Folio: The Magazine for Magazine Management, Dec 1, 2002

Byline: JOE MANDESE

When hijacked jets crashed into the World Trade Center and the Pentagon last year, one of the immediate and obvious victims of that awful day was the whole of the U.S. airline industry. Fourteen months later, at least one component of that vast industry is showing remarkable - and surprising - growth: in-flight magazines have emerged as a hot category.

The total reader base of the seven in-flight magazines measured by Mediamark Research, Inc. increased 5.2 percent to 13.986 million adults in MRI's fall 2002 readership study. That makes the airline magazines the fastest-growing readership category over the past year, behind only the blazing men's category, which was up 8.3 percent from fall 2001.
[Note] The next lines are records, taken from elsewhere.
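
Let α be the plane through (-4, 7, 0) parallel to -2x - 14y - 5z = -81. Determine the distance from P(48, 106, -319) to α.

7

Parallel planes share the normal n = (-2, -14, -5); since (-4, 7, 0) lies on the plane, its equation is -2x - 14y - 5z = -90.
Then n·(48, 106, -319) - (-90) = 105.
|n| = √(4 + 196 + 25) = 15, so the distance is |105|/15 = 7.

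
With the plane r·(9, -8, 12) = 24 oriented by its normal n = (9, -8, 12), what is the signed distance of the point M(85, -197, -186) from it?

n·M − 24 = 85.
|n| = 17, so the signed distance is 85/17 = 5.

5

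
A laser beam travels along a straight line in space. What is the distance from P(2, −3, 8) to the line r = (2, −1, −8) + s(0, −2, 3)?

2√13

Direction vector d = (0, −2, 3).
AP = (0, −2, 16); AP·d = 52, |AP|² = 260, |d|² = 13.
distance² = |AP|² − (AP·d)²/|d|² = 260 − 2704/13 = 52, so the distance is 2√13.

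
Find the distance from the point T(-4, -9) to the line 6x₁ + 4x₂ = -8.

2√13

d = |6·(-4) + 4·(-9) − (-8)| / √(36 + 16) = |-52|/(2√13) = 2√13.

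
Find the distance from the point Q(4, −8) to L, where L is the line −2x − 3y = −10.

2√13

The normal to the line is n = (−2, −3) with |n| = √13.
|n·Q − (-10)| = |16 − (-10)| = 26, so the distance is 26/√13 = 2√13.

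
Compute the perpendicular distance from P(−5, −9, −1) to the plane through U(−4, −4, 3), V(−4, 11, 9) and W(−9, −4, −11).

UV = (0, 15, 6) and UW = (−5, 0, −14), so a normal is n = UV × UW = (−210, −30, 75).
n = (−210, −30, 75); n·P − 1185 = 60; |n| = 225; distance = 60/225 = 4/15.

4/15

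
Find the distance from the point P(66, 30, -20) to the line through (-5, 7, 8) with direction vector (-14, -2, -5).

Direction vector d = (-14, -2, -5).
AP = (71, 23, -28); AP·d = -900, |AP|² = 6354, |d|² = 225.
distance² = |AP|² − (AP·d)²/|d|² = 6354 − 810000/225 = 2754, so the distance is 9√34.

9√34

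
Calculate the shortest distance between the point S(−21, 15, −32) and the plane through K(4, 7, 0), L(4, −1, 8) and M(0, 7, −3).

KL = (0, −8, 8) and KM = (−4, 0, −3), so a normal is n = KL × KM = (24, −32, −32).
Then n·(−21, 15, −32) − (−128) = 168.
|n| = √(576 + 1024 + 1024) = 8√41, so the distance is |168|/(8√41) = 21√41/41.

21/√41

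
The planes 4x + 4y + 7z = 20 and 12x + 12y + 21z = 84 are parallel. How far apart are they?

8/9

Divide the second equation by 3 to match normals: 4x + 4y + 7z = 28.
With common normal n = (4, 4, 7) (|n| = 9), the distance is |20 − 28|/|n| = 8/9.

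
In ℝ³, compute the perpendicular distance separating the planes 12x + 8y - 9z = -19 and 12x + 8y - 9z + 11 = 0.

8/17

Both planes have normal n = (12, 8, -9), |n| = 17. Any point on the first plane is at distance |(-11) − (-19)|/|n| = 8/17 from the second.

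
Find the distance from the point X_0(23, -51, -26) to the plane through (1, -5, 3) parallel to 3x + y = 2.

Parallel planes share the normal n = (3, 1, 0); since (1, -5, 3) lies on the plane, its equation is 3x + y = -2.
n = (3, 1, 0); n·P − (-2) = 20; |n| = √10; distance = 20/√10 = 2√10.

2√10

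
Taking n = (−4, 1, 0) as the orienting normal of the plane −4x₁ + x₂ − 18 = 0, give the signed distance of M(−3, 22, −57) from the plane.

n·M − 18 = 16.
|n| = √17, so the signed distance is 16√17/17.

16√17/17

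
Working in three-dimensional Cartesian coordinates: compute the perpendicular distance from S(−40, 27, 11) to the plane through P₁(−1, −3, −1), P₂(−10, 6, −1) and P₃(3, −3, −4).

P₁P₂ = (−9, 9, 0) and P₁P₃ = (4, 0, −3), so a normal is n = P₁P₂ × P₁P₃ = (−27, −27, −36).
n = (−27, −27, −36); n·P − 144 = -189; |n| = 9√34; distance = 189/(9√34) = 21/√34.

21√34/34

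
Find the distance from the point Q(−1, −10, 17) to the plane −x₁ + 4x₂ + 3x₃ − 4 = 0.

d = |(-1)·(-1) + 4·(-10) + 3·17 − 4| / √(1 + 16 + 9) = |8| / √26 = 8/√26.

8/√26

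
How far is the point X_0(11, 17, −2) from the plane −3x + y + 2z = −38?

9√14/7

Normal vector n = (−3, 1, 2), and n·(11, 17, −2) − (−38) = 18.
|n| = √(9 + 1 + 4) = √14, so the distance is |18|/√14 = 9√14/7.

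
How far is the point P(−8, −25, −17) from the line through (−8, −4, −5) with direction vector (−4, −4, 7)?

3√65

Direction vector d = (−4, −4, 7).
AP = (0, −21, −12); AP·d = 0, |AP|² = 585, |d|² = 81.
distance² = |AP|² − (AP·d)²/|d|² = 585 − 0/81 = 585, so the distance is 3√65.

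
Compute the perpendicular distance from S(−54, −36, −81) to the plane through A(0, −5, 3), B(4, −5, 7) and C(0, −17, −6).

AB = (4, 0, 4) and AC = (0, −12, −9), so a normal is n = AB × AC = (48, 36, −48).
Then n·(−54, −36, −81) − (−324) = 324.
|n| = √(2304 + 1296 + 2304) = 12√41, so the distance is |324|/(12√41) = 27/√41.

27/√41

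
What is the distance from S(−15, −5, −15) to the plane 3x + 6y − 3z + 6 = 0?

n = (3, 6, −3); n·P − (-6) = -24; |n| = 3√6; distance = 24/(3√6) = 4√6/3.

4√6/3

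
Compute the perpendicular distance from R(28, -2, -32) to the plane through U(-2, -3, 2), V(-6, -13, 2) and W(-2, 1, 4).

4√5/5

UV = (-4, -10, 0) and UW = (0, 4, 2), so a normal is n = UV × UW = (-20, 8, -16).
Then n·(28, -2, -32) - (-16) = -48.
|n| = √(400 + 64 + 256) = 12√5, so the distance is |-48|/(12√5) = 4/√5.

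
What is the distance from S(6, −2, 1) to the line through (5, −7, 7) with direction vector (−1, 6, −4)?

Direction vector d = (−1, 6, −4).
AP = (1, 5, −6), and AP × d = (16, 10, 11).
|AP × d|² = 477 and |d|² = 53, so the distance is √(477/53) = √9 = 3.

3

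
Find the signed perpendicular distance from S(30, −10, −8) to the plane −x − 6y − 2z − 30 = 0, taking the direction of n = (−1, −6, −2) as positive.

n·S − 30 = 16.
|n| = √41, so the signed distance is 16/√41.

16/√41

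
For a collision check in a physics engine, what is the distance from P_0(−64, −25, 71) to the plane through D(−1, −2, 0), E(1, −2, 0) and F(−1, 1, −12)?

21√17/17

DE = (2, 0, 0) and DF = (0, 3, −12), so a normal is n = DE × DF = (0, 24, 6).
d = |24·(-25) + 6·71 − (-48)| / √(0 + 576 + 36) = |-126| / (6√17) = 21/√17.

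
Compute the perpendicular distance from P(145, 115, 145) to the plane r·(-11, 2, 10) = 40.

Normal vector n = (-11, 2, 10), and n·(145, 115, 145) - 40 = 45.
|n| = √(121 + 4 + 100) = 15, so the distance is |45|/15 = 3.

3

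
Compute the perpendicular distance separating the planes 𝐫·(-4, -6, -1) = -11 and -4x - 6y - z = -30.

19/√53

With common normal n = (-4, -6, -1) (|n| = √53), the distance is |(-11) − (-30)|/|n| = 19/√53 = 19√53/53.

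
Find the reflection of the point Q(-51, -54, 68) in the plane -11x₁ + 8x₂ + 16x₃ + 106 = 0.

(15, -102, -28)

With n = (-11, 8, 16), the signed offset is (n·Q − (-106))/|n|² = 1323/441 = 3.
Q' = Q − 2t·n = (-51, -54, 68) − 6·(-11, 8, 16) = (15, -102, -28).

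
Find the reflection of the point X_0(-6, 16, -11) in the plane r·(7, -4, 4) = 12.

(22, 0, 5)

n = (7, -4, 4), |n|² = 81, n·X_0 − 12 = -162, so t = -162/81 = -2.
Foot F = X_0 − (-2)·n = (8, 8, -3); the reflection is 2F − X_0 = (22, 0, 5).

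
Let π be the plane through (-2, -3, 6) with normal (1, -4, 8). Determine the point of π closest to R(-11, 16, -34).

(-6, -4, 6)

n = (1, -4, 8), |n|² = 81, and n·R − 58 = -405.
t = -405/81 = -5, so the foot is R − t·n = (-11, 16, -34) − (-5)·(1, -4, 8) = (-6, -4, 6).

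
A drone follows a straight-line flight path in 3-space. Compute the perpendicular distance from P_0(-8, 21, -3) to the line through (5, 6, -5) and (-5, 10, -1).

A direction vector is d = (-10, 4, 4).
AP = (-13, 15, 2), and AP × d = (52, 32, 98).
|AP × d|² = 13332 and |d|² = 132, so the distance is √(13332/132) = √101.

√101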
The findings are only one of the seemingly counterintuitive developments to emerge from the new MRI numbers, which will be used by advertisers and agencies to plan their media buys for the next six months.

Other paradoxical findings include a healthy 1.1 percent growth in the readership of travel magazines, which is nearly three times the rate of growth of magazine readership overall. MRI estimates the total readership base of the consumer magazines it measures rose 0.4 percent to 1.519 billion over the period studied.

The findings are odd because, not surprisingly, several studies of consumer lifestyles and attitudes post-September 11 have concluded that Americans are currently less likely to travel and more likely to be focused on their homes and families. That may explain why epicurean titles were the third-fastest growing category - up 4.5 percent in readers - but it does not explain why the readership of shelter books fell 1.1 percent. How to explain these seemingly oddball results? MRI says the numbers speak for themselves. "We don't necessarily say why things are the way they are. We just say they are what they are," says Anne Marie Kelly, vice president of marketing and strategic planning at MRI.

WHERE THE READERS ARE (BY CATEGORY)

However, MRI does note that the in-flight magazine category has been trending upward on a long-term basis, growing 35 percent over the past five years. The category's increase since fall 2001 reflects organic growth for the same seven titles each year: Attache, Continental Profiles, American Way, Delta Sky, Hemispheres, Northwest World Traveler, and Southwest Spirit.

With the exception of United's Hemispheres, which declined 2.6 percent, the readership of all in-flight magazines grew. In fact, American Airlines' American Way was the fastest-growing magazine in the category, with a year-over-year readership boost of 10.3 percent.

One outside observer suggests that at least one contributor to the in-flight readership surge may be other changes that took place in air travel since September 11. "With all of the added security measures and the longer wait times that travelers are experiencing, they probably have more time to read," observes Rebecca McPheters, president of McPheters & Co., which has been conducting an ongoing study of consumer attitudes and media-usage patterns in the wake of the attacks. Perhaps. But we still find the MRI figures, well, let's just say unexpected.